Time and opportunity

Rohleder reaches the heights at Accenture

GCN Gala Awards

Government Computer News will present its annual honors Oct. 25.

10 agencies will get Project Awards:

» Agriculture Department ePermits

» Federal Financial Institutions Examination Council central data repository

» Forest Service automated flight following

» Pennsylvania Public Welfare Department HCSIS services tracking system

» Social Security Administration electronic disability system

» Defense Department TriCare encounter data

» Army Combat Readiness Center risk management information system

» Interior Department GovWorks GovPay

» Homeland Security Department and Navy Space and Naval Warfare Systems Command CASM asset mapping tool

» Housing and Urban Development Public and Indian Housing Office enterprise income verification system

Four individual honors:

» Civilian Executive of the Year: Bruce James, Government Printing Office

» Industry Executive of the Year: Steve Rohleder, Accenture Ltd.

» Defense Executive of the Year: Army Brig. Gen.

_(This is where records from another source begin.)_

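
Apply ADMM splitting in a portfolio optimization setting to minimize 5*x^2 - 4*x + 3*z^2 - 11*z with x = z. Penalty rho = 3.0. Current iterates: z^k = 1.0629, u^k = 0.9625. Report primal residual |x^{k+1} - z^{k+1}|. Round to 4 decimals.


ADMM iteration with rho = 3.0, z^k = 1.0629, u^k = 0.9625
Step 1: x-update.
Minimize 5*x^2 - 4*x + (3.0/2)*(x - 1.0629 + 0.9625)^2
FOC: (2*5 + 3.0)*x = 4 + 3.0*(1.0629 - 0.9625)
x^{k+1} = 0.3309
Step 2: z-update.
Minimize 3*z^2 - 11*z + (3.0/2)*(0.3309 - z + 0.9625)^2
FOC: (2*3 + 3.0)*z = 11 + 3.0*(0.3309 + 0.9625)
z^{k+1} = 1.6533
Step 3: u-update.
u^{k+1} = 0.9625 + 0.3309 - 1.6533 = -0.36
Step 4: Primal residual = |0.3309 - 1.6533| = 1.3225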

Susan Lawrence

» Hall of Fame: Mark Forman and Arthur Cebrowski

"I realized our company has a really incredible story of constantly evolving to compete and win in the marketplace," said Steve Rohleder, chief operating officer for Accenture Ltd.

Rick Steele

For Steve Rohleder, chief operating officer of Accenture Ltd., the essence of the job is time.

"Managing the time demands of a rigorous schedule has proven to be my biggest challenge," said Rohleder, who has spent 26 years with Accenture and took the reins as COO in September 2004. "I insist on being accessible, and when you are operating in 48 countries with hundreds of offices in multiple time zones, the scheduling can be challenging."

Accenture is something of a virtual company. The Bermuda-based global management consulting, technology services and outsourcing company has 110 offices worldwide. In the United States alone, Accenture has offices in more than 30 cities in 23 states, the District of Columbia and Virginia among them.

Rohleder will be recognized Oct. 25 as Industry Executive of the Year at the Government Computer News Gala. GCN is a sister publication to Washington Technology.

As COO, Rohleder's job of ensuring that all those offices run smoothly every day has had its share of surprises. The biggest one: He finds people treat him differently.

"I don't feel I've changed," he said. "I certainly want people to feel comfortable when we are talking, but there are times when you can feel the title intimidates people."

The COO slot, which Rohleder assumed from Stephan James upon his retirement, effectively made Rohleder a big fish in a bigger Accenture pond.

He came to the company in 1981 when it was the consulting division of Arthur Andersen & Co. He had been CEO of the Government Operating Group, and before that had been the group's managing partner in the United States. He had been managing partner of Accenture's U.S. Federal operating unit from 1997 to 2000.

Staying for 26 years with the same employer is not something many people do today, either by choice or circumstance. Rohleder said he has stayed because of three characteristics that first attracted him to the company, and that he said still hold true today.

"One, we do some of the most complex, challenging work in the business, and I learn something every day.

"Two, we have extremely talented people who work in high-performance teams. Day in and day out, working in that environment is very exciting," he said.

"And three, I wanted to run my own business. We have a very entrepreneurial culture that encourages you to take responsibility."

After all that time with the company, and now running all those far-flung offices, Rohleder has a perspective on Accenture he might not have had otherwise. He said he was proud to stand on the podium of the New York Stock Exchange in July to mark the fifth anniversary of Accenture becoming a publicly held company.

"I realized our company has a really incredible story of constantly evolving to compete and win in the marketplace," he said.

And competing and winning it is. Accenture posted a net revenue of $15.5 billion for the fiscal year that ended Aug. 31, 2005. Just this year, it scored two major deals from the federal government: the Defense Enterprise Accounting Management System from the Air Force in March, a five-year contract worth $79 million; and the Common Origination and Disbursement System contract extension from the Education Department, also in March, a three-year contract worth $170 million.

Despite these prizes, Accenture still faces formidable competition in the market. Rohleder said the company's biggest challenge continues to be attracting and keeping the best people possible.

"We are in the business of providing exceptional service. To deliver that service, you need exceptional people," he said. "We are constantly pushing the organization to offer our people unparalleled experiences and rewards to ensure the talent at Accenture is second to none."

The bar will continue to be set high for this company, which Rohleder, asked to describe it in one word, called "incredible."

"I have yet to see any other organization that consistently has a relentless focus on providing value to clients, developing its workforce and delivering results to its shareholders," he said. "To me, we strive to constantly be the poster child for a high-performing business."

Rohleder has the vantage point of looking at Accenture over a long time, and regardless of the competition, he is very pleased with what he sees.

"I am very blessed to be able to see many different business environments and meet with leaders from both government and industry in many different countries," he said. "I see visionary leaders with the courage to push themselves and their organizations to achieve high performance, and I see the men and women of Accenture helping them do that. ... Seeing this day in and day out is very motivational."